2. 国別援助方針をよりよいガイドラインにするための施策
  • 日本国民の援助に対する関心の高まりに対応し、より説明責任を明確にするために、援助の目的や意義を明確にし、重点セクター・サブセクターのより戦略的な絞込みをすることが必要。

《4. 対スリランカ主要ドナー》

【ADB】

  • 日本による経済インフラ支援は、ス国のニーズに見合うものであり評価される。しかし、収益性が見込まれ、民間運営が可能な案件(例:電力・空港)までも低利融資で支援するのは、ス国政府の効率の向上を妨げ、構造改革を遅らせる可能性があるのではないか。ADBが民活導入を進める道路セクターについても、日本により低利もしくは無償でメンテナンス機械を供与されると、構造改革に逆行することになる。ス国の改革プロセスと整合する形での実施が望まれるが、セクター別支援、Private Sector支援に対する考え方の違いが生じているため、日本との調整が難しいという面もある。
【CIDA】
  • 北東部和平支援の、日本大使のリーダーシップを評価している。日本との協調が難しい分野としては、紛争地域での援助が挙げられる。日本は「紛争地域外」の支援という立場を取ってきたが(援助には、1)紛争地域内、2)紛争地域周辺部、3)紛争地域外の3つのアプローチがあると考えられる)、ドナーとの対話が重ねられる中で、「紛争地域内」での援助に移ってきている。
【DFID】
  • 日本は、ス国に対する最大ドナーとして、もっとオープンに対話を持つべきである。
【UNDP】
  • ス国での最大ドナーであるにも関わらず、これまで紛争地域への支援には積極的でなかったが、現在は、JICA・JBICミッションもUNDPを訪問しており、大分変わってきているようだ。
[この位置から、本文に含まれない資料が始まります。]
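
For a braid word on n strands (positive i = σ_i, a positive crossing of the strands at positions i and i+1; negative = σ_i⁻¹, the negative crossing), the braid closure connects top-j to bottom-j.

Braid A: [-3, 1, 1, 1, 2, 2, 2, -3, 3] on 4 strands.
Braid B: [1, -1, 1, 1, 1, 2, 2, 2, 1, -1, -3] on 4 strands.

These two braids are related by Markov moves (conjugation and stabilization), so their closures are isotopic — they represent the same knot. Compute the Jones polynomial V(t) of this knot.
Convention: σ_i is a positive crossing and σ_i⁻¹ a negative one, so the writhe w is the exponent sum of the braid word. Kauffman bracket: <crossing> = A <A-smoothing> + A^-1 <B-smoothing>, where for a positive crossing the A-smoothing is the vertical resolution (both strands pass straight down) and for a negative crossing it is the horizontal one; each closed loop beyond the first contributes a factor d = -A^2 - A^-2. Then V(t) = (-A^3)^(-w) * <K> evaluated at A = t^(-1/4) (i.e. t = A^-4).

t^8 - 2*t^7 + t^6 - 2*t^5 + 2*t^4 + t^2

Derivation:
Markov-equivalent braids have isotopic closures, hence identical knot invariants. Strip the Markov moves from each word to reach a common short braid β, then compute V(t) once on β.
Braid A: s3^-1 s1 s1 s1 s2 s2 s2 s3^-1 s3 on 4 strands reduces by inverse Markov moves (closure unchanged at each step):
  Deconjugate: the word is γ·β·γ⁻¹ with γ = s3^-1 (prefix) and γ⁻¹ = s3 (suffix); strip both.
  Destabilize: the word has the form β·s3^-1 where s3^-1 occurs only as the final letter (β ∈ B_3); drop it and the last strand → 3 strands.
Reduced to β = s1 s1 s1 s2 s2 s2 on 3 strands, 6 crossings.
Braid B: s1 s1^-1 s1 s1 s1 s2 s2 s2 s1 s1^-1 s3^-1 on 4 strands reduces by inverse Markov moves (closure unchanged at each step):
  Destabilize: the word has the form β·s3^-1 where s3^-1 occurs only as the final letter (β ∈ B_3); drop it and the last strand → 3 strands.
  Deconjugate: the word is γ·β·γ⁻¹ with γ = s1 s1^-1 (prefix) and γ⁻¹ = s1 s1^-1 (suffix); strip both.
Reduced to β = s1 s1 s1 s2 s2 s2 on 3 strands, 6 crossings.
Both give the same β = s1 s1 s1 s2 s2 s2 on 3 strands, so one state sum suffices:
Braid: s1 s1 s1 s2 s2 s2 on 3 strands, 6 crossings.
Writhe w = (#positive) - (#negative) = 6 - 0 = 6.
State-sum expansion of <K>. There are 2^6 = 64 states.
Each crossing splits two ways (0=vertical, 1=horizontal). The state's weight is A^(#A-smoothings - #B-smoothings) * d^(loops - 1).
Tabulate the states by total A-exponent and number of loops L (A-exp: L × count):
  A^6: L=3 ×1
  A^4: L=2 ×6
  A^2: L=1 ×9, L=3 ×6
  A^0: L=2 ×18, L=4 ×2
  A^-2: L=3 ×15
  A^-4: L=4 ×6
  A^-6: L=5 ×1
Each group contributes A^e * Σ count * d^(L-1):
Powers of d = -A^2 - A^-2: d^2 = A^4 + 2 + A^-4; d^3 = -A^6 - 3*A^2 - 3*A^-2 - A^-6; d^4 = A^8 + 4*A^4 + 6 + 4*A^-4 + A^-8.
  A^6 * (d^2) = A^10 + 2*A^6 + A^2
  A^4 * (6*d) = -6*A^6 - 6*A^2
  A^2 * (9 + 6*d^2) = 6*A^6 + 21*A^2 + 6*A^-2
  A^0 * (18*d + 2*d^3) = -2*A^6 - 24*A^2 - 24*A^-2 - 2*A^-6
  A^-2 * (15*d^2) = 15*A^2 + 30*A^-2 + 15*A^-6
  A^-4 * (6*d^3) = -6*A^2 - 18*A^-2 - 18*A^-6 - 6*A^-10
  A^-6 * (d^4) = A^2 + 4*A^-2 + 6*A^-6 + 4*A^-10 + A^-14
Summing the groups: <K> = A^10 + 2*A^2 - 2*A^-2 + A^-6 - 2*A^-10 + A^-14
Normalise by the writhe: (-A^3)^(-w) = (-A^3)^(-6) = A^-18, so f(A) = A^-18 * <K> = A^-8 + 2*A^-16 - 2*A^-20 + A^-24 - 2*A^-28 + A^-32.
Substitute A = t^(-1/4), i.e. A^e → t^(-e/4): V(t) = t^8 - 2*t^7 + t^6 - 2*t^5 + 2*t^4 + t^2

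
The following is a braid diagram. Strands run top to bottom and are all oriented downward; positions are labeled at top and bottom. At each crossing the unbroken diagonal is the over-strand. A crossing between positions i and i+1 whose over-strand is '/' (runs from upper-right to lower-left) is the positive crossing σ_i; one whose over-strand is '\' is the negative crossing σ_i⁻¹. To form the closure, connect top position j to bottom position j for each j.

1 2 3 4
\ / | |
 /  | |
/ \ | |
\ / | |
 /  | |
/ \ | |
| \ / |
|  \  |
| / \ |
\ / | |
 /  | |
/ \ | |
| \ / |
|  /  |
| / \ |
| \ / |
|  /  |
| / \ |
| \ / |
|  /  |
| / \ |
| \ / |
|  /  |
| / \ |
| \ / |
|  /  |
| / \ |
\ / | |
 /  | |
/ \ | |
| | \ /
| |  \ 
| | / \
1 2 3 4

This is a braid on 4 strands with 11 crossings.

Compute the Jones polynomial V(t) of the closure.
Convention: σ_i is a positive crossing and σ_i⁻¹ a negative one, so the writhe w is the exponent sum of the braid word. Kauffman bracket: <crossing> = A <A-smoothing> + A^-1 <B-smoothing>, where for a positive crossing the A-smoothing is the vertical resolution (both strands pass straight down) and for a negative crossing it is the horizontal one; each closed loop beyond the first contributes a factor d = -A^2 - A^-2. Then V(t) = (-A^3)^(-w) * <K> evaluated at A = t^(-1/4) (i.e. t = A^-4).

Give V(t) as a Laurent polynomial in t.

-t^12 + 2*t^11 - 4*t^10 + 5*t^9 - 5*t^8 + 5*t^7 - 4*t^6 + 3*t^5 - t^4 + t^3

Derivation:
Reading the diagram top to bottom ('/'-over between positions i,i+1 = s_i, '\'-over = s_i^-1): braid word = s1 s1 s2^-1 s1 s2 s2 s2 s2 s2 s1 s3^-1.
The presented braid s1 s1 s2^-1 s1 s2 s2 s2 s2 s2 s1 s3^-1 on 4 strands reduces by inverse Markov moves (closure unchanged at each step):
  Destabilize: the word has the form β·s3^-1 where s3^-1 occurs only as the final letter (β ∈ B_3); drop it and the last strand → 3 strands.
Reduced to β = s1 s1 s2^-1 s1 s2 s2 s2 s2 s2 s1 on 3 strands, 10 crossings.
Compute on β:
Braid: s1 s1 s2^-1 s1 s2 s2 s2 s2 s2 s1 on 3 strands, 10 crossings.
Writhe w = (#positive) - (#negative) = 9 - 1 = 8.
Computing the Kauffman bracket via state sum. There are 2^10 = 1024 states.
Each crossing splits two ways (0=vertical, 1=horizontal). The state's weight is A^(#A-smoothings - #B-smoothings) * d^(loops - 1).
Tabulate the states by total A-exponent and number of loops L (A-exp: L × count):
  A^10: L=2 ×1
  A^8: L=1 ×4, L=3 ×6
  A^6: L=2 ×35, L=4 ×10
  A^4: L=1 ×35, L=3 ×75, L=5 ×10
  A^2: L=2 ×115, L=4 ×90, L=6 ×5
  A^0: L=3 ×185, L=5 ×66, L=7 ×1
  A^-2: L=4 ×180, L=6 ×30
  A^-4: L=5 ×112, L=7 ×8
  A^-6: L=6 ×44, L=8 ×1
  A^-8: L=7 ×10
  A^-10: L=8 ×1
Each group contributes A^e * Σ count * d^(L-1):
Powers of d = -A^2 - A^-2: d^2 = A^4 + 2 + A^-4; d^3 = -A^6 - 3*A^2 - 3*A^-2 - A^-6; d^4 = A^8 + 4*A^4 + 6 + 4*A^-4 + A^-8; d^5 = -A^10 - 5*A^6 - 10*A^2 - 10*A^-2 - 5*A^-6 - A^-10; d^6 = A^12 + 6*A^8 + 15*A^4 + 20 + 15*A^-4 + 6*A^-8 + A^-12; d^7 = -A^14 - 7*A^10 - 21*A^6 - 35*A^2 - 35*A^-2 - 21*A^-6 - 7*A^-10 - A^-14.
  A^10 * (d) = -A^12 - A^8
  A^8 * (4 + 6*d^2) = 6*A^12 + 16*A^8 + 6*A^4
  A^6 * (35*d + 10*d^3) = -10*A^12 - 65*A^8 - 65*A^4 - 10
  A^4 * (35 + 75*d^2 + 10*d^4) = 10*A^12 + 115*A^8 + 245*A^4 + 115 + 10*A^-4
  A^2 * (115*d + 90*d^3 + 5*d^5) = -5*A^12 - 115*A^8 - 435*A^4 - 435 - 115*A^-4 - 5*A^-8
  A^0 * (185*d^2 + 66*d^4 + d^6) = A^12 + 72*A^8 + 464*A^4 + 786 + 464*A^-4 + 72*A^-8 + A^-12
  A^-2 * (180*d^3 + 30*d^5) = -30*A^8 - 330*A^4 - 840 - 840*A^-4 - 330*A^-8 - 30*A^-12
  A^-4 * (112*d^4 + 8*d^6) = 8*A^8 + 160*A^4 + 568 + 832*A^-4 + 568*A^-8 + 160*A^-12 + 8*A^-16
  A^-6 * (44*d^5 + d^7) = -A^8 - 51*A^4 - 241 - 475*A^-4 - 475*A^-8 - 241*A^-12 - 51*A^-16 - A^-20
  A^-8 * (10*d^6) = 10*A^4 + 60 + 150*A^-4 + 200*A^-8 + 150*A^-12 + 60*A^-16 + 10*A^-20
  A^-10 * (d^7) = -A^4 - 7 - 21*A^-4 - 35*A^-8 - 35*A^-12 - 21*A^-16 - 7*A^-20 - A^-24
Summing the groups: <K> = A^12 - A^8 + 3*A^4 - 4 + 5*A^-4 - 5*A^-8 + 5*A^-12 - 4*A^-16 + 2*A^-20 - A^-24
Normalise by the writhe: (-A^3)^(-w) = (-A^3)^(-8) = A^-24, so f(A) = A^-24 * <K> = A^-12 - A^-16 + 3*A^-20 - 4*A^-24 + 5*A^-28 - 5*A^-32 + 5*A^-36 - 4*A^-40 + 2*A^-44 - A^-48.
Substitute A = t^(-1/4), i.e. A^e → t^(-e/4): V(t) = -t^12 + 2*t^11 - 4*t^10 + 5*t^9 - 5*t^8 + 5*t^7 - 4*t^6 + 3*t^5 - t^4 + t^3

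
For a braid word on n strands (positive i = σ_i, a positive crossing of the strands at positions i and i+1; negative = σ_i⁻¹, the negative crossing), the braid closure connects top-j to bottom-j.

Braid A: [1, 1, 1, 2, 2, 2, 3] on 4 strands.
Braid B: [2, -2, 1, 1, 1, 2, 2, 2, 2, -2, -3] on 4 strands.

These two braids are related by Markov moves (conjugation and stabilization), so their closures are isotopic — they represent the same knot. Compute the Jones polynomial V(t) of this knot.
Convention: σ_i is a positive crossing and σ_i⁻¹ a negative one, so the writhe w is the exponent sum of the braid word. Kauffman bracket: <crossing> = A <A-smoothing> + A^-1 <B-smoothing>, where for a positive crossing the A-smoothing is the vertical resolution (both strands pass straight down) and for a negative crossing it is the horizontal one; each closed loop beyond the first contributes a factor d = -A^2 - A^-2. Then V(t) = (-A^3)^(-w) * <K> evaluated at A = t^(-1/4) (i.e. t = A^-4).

Markov-equivalent braids have isotopic closures, hence identical knot invariants. Strip the Markov moves from each word to reach a common short braid β, then compute V(t) once on β.
Braid A: s1 s1 s1 s2 s2 s2 s3 on 4 strands reduces by inverse Markov moves (closure unchanged at each step):
  Destabilize: the word has the form β·s3 where s3 occurs only as the final letter (β ∈ B_3); drop it and the last strand → 3 strands.
Reduced to β = s1 s1 s1 s2 s2 s2 on 3 strands, 6 crossings.
Braid B: s2 s2^-1 s1 s1 s1 s2 s2 s2 s2 s2^-1 s3^-1 on 4 strands reduces by inverse Markov moves (closure unchanged at each step):
  Destabilize: the word has the form β·s3^-1 where s3^-1 occurs only as the final letter (β ∈ B_3); drop it and the last strand → 3 strands.
  Deconjugate: the word is γ·β·γ⁻¹ with γ = s2 s2^-1 (prefix) and γ⁻¹ = s2 s2^-1 (suffix); strip both.
Reduced to β = s1 s1 s1 s2 s2 s2 on 3 strands, 6 crossings.
Both give the same β = s1 s1 s1 s2 s2 s2 on 3 strands, so one state sum suffices:
Braid: s1 s1 s1 s2 s2 s2 on 3 strands, 6 crossings.
Writhe w = (#positive) - (#negative) = 6 - 0 = 6.
Computing the Kauffman bracket via state sum. There are 2^6 = 64 states.
For each crossing: s=0 is the vertical smoothing, s=1 horizontal. Crossing k contributes A^(sign_k * (1 - 2*s_k)); loop factor d = -A^2 - A^-2.
Tabulate the states by total A-exponent and number of loops L (A-exp: L × count):
  A^6: L=3 ×1
  A^4: L=2 ×6
  A^2: L=1 ×9, L=3 ×6
  A^0: L=2 ×18, L=4 ×2
  A^-2: L=3 ×15
  A^-4: L=4 ×6
  A^-6: L=5 ×1
Each group contributes A^e * Σ count * d^(L-1):
Powers of d = -A^2 - A^-2: d^2 = A^4 + 2 + A^-4; d^3 = -A^6 - 3*A^2 - 3*A^-2 - A^-6; d^4 = A^8 + 4*A^4 + 6 + 4*A^-4 + A^-8.
  A^6 * (d^2) = A^10 + 2*A^6 + A^2
  A^4 * (6*d) = -6*A^6 - 6*A^2
  A^2 * (9 + 6*d^2) = 6*A^6 + 21*A^2 + 6*A^-2
  A^0 * (18*d + 2*d^3) = -2*A^6 - 24*A^2 - 24*A^-2 - 2*A^-6
  A^-2 * (15*d^2) = 15*A^2 + 30*A^-2 + 15*A^-6
  A^-4 * (6*d^3) = -6*A^2 - 18*A^-2 - 18*A^-6 - 6*A^-10
  A^-6 * (d^4) = A^2 + 4*A^-2 + 6*A^-6 + 4*A^-10 + A^-14
Summing the groups: <K> = A^10 + 2*A^2 - 2*A^-2 + A^-6 - 2*A^-10 + A^-14
Normalise by the writhe: (-A^3)^(-w) = (-A^3)^(-6) = A^-18, so f(A) = A^-18 * <K> = A^-8 + 2*A^-16 - 2*A^-20 + A^-24 - 2*A^-28 + A^-32.
Substitute A = t^(-1/4), i.e. A^e → t^(-e/4): V(t) = t^8 - 2*t^7 + t^6 - 2*t^5 + 2*t^4 + t^2

Answer: t^8 - 2*t^7 + t^6 - 2*t^5 + 2*t^4 + t^2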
特にJBICは、マイクロファイナンス案件の北部・北東部地域での活用をUNDPと協力してできないか、問い合わせてきている。また、現日本大使の開発フォーラムやドナー調整でのイニシアティブも評価している。
【USAID】
  • 日本の援助は、ス国政府との共同実施、大きな建設コンポーネント案件の多さ、が特徴だろう。これは、USAIDでは難しく、他のドナーが出来ない所を補完しているといえる。
  • USAIDでは、ADB・WBと多くの協議を行っている。彼らの実施過程は遅いので、USAIDが技術協力や調査を担うことで、プロセスを迅速化できる。JBICとの連携の可能性も視野に入れている。
  • 日本が、貧困削減よりも経済成長を重視しているとしても、日本の専門・技術がそこにあるのであれば良い。各ドナーが能力を最大限に生かすことが重要である。
【GTZ】
  • 日本は最大の二国間援助を行っており、インフラ整備など、ス国に必要な支援を続けていると思う。多額の借款を実施しているのだから、制度や政策の改革に関し、ス国政府によりプレッシャーをかけても良いのではないか。また、他のドナーとの経験の交換を進めるのもいいのでは。